Tarafların karşılıklı iddia ve savunmalarına, dayandıkları belgelere, uyuşmazlığa uygulanması gereken hukuk kuralları ile hukuki ilişkinin nitelendirilmesine, dava şartlarına, yargılama ve ispat kurallarına, 6100 sayılı Kanun’un 369/1 inci maddesi de gözetilerek yapılan incelemede aynı Kanun'un 371 inci maddesinde yer alan sebeplerden biri de bulunmadığına göre, İlk Derece Mahkemesi ile Bölge Adliye Mahkemesi kararlarındaki gerekçeler dikkate alındığında temyizen incelenen karar usul ve kanuna uygun olup dahili davalı vekilinin temyiz dilekçesinde ileri sürdüğü nedenler kararın bozulmasını gerektirecek nitelikte görülmemiştir.
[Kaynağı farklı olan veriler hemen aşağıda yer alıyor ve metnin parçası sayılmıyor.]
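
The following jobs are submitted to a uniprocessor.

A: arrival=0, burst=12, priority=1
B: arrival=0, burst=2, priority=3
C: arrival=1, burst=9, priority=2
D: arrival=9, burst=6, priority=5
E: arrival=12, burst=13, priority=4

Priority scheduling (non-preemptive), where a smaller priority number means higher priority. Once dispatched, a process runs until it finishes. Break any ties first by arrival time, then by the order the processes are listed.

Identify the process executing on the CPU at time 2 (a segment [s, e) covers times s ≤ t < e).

A

Schedule: | A 0-12 | C 12-21 | B 21-23 | E 23-36 | D 36-42 |
Completion: A=12  B=23  C=21  D=42  E=36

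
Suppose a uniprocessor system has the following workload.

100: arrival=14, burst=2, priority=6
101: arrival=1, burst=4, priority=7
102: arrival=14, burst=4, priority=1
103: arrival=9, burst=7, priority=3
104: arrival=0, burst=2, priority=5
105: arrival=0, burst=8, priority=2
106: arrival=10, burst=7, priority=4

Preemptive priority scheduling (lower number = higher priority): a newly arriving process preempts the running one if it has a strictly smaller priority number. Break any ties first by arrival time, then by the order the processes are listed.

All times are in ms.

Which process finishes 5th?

104

Timeline: | 105 0-8 | 104 8-9 | 103 9-14 | 102 14-18 | 103 18-20 | 106 20-27 | 104 27-28 | 100 28-30 | 101 30-34 |
Completion: 100=30  101=34  102=18  103=20  104=28  105=8  106=27
Turnaround (C−A): 100=16  101=33  102=4  103=11  104=28  105=8  106=17
Finish order: 105 → 102 → 103 → 106 → 104 → 100 → 101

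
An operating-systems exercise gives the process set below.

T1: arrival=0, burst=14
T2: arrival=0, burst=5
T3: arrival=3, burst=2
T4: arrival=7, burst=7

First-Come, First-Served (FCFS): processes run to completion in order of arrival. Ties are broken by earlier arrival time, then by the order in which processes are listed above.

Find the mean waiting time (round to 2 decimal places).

Timeline: | T1 0-14 | T2 14-19 | T3 19-21 | T4 21-28 |
Completion: T1=14  T2=19  T3=21  T4=28
Turnaround (C−A): T1=14  T2=19  T3=18  T4=21
Waiting times: T1=0, T2=14, T3=16, T4=14
Average waiting = (0+14+16+14) / 4 = 44/4 = 11.00

11.00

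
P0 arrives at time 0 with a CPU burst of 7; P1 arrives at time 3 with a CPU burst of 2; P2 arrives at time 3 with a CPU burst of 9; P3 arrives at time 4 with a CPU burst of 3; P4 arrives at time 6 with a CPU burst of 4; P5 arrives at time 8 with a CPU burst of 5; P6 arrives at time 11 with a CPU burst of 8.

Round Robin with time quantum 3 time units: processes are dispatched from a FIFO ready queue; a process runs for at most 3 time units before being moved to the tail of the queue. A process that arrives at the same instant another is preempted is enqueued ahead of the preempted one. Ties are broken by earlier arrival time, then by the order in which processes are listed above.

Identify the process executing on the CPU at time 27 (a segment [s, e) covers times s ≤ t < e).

Schedule: | P0 0-3 | P1 3-5 | P2 5-8 | P0 8-11 | P3 11-14 | P4 14-17 | P5 17-20 | P2 20-23 | P6 23-26 | P0 26-27 | P4 27-28 | P5 28-30 | P2 30-33 | P6 33-38 |
Completion: P0=27  P1=5  P2=33  P3=14  P4=28  P5=30  P6=38
Turnaround (C−A): P0=27  P1=2  P2=30  P3=10  P4=22  P5=22  P6=27

P4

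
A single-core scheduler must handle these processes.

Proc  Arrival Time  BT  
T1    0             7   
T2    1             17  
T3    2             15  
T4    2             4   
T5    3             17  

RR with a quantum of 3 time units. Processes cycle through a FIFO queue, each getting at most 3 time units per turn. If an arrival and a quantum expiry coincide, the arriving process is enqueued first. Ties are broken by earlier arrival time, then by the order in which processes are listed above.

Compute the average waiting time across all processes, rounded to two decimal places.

Timeline: | T1 0-3 | T2 3-6 | T3 6-9 | T4 9-12 | T5 12-15 | T1 15-18 | T2 18-21 | T3 21-24 | T4 24-25 | T5 25-28 | T1 28-29 | T2 29-32 | T3 32-35 | T5 35-38 | T2 38-41 | T3 41-44 | T5 44-47 | T2 47-50 | T3 50-53 | T5 53-56 | T2 56-58 | T5 58-60 |
Completion: T1=29  T2=58  T3=53  T4=25  T5=60
Turnaround (C−A): T1=29  T2=57  T3=51  T4=23  T5=57
Waiting times: T1=22, T2=40, T3=36, T4=19, T5=40
Average waiting = (22+40+36+19+40) / 5 = 157/5 = 31.40

31.40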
S O N U Ç : Yukarıda açıklanan sebeplerle;

Temyiz olunan Bölge Adliye Mahkemesi kararının 6100 sayılı Kanun'un 370 inci maddesi uyarınca ONANMASINA,

Harçtan muaf olduğundan Hazineden harç alınmasına yer olmadığına,

Dosyanın İlk Derece Mahkemesine, kararın bir örneğinin Bölge Adliye Mahkemesine gönderilmesine,

26.03.2025 tarihinde oy birliğiyle karar verildi.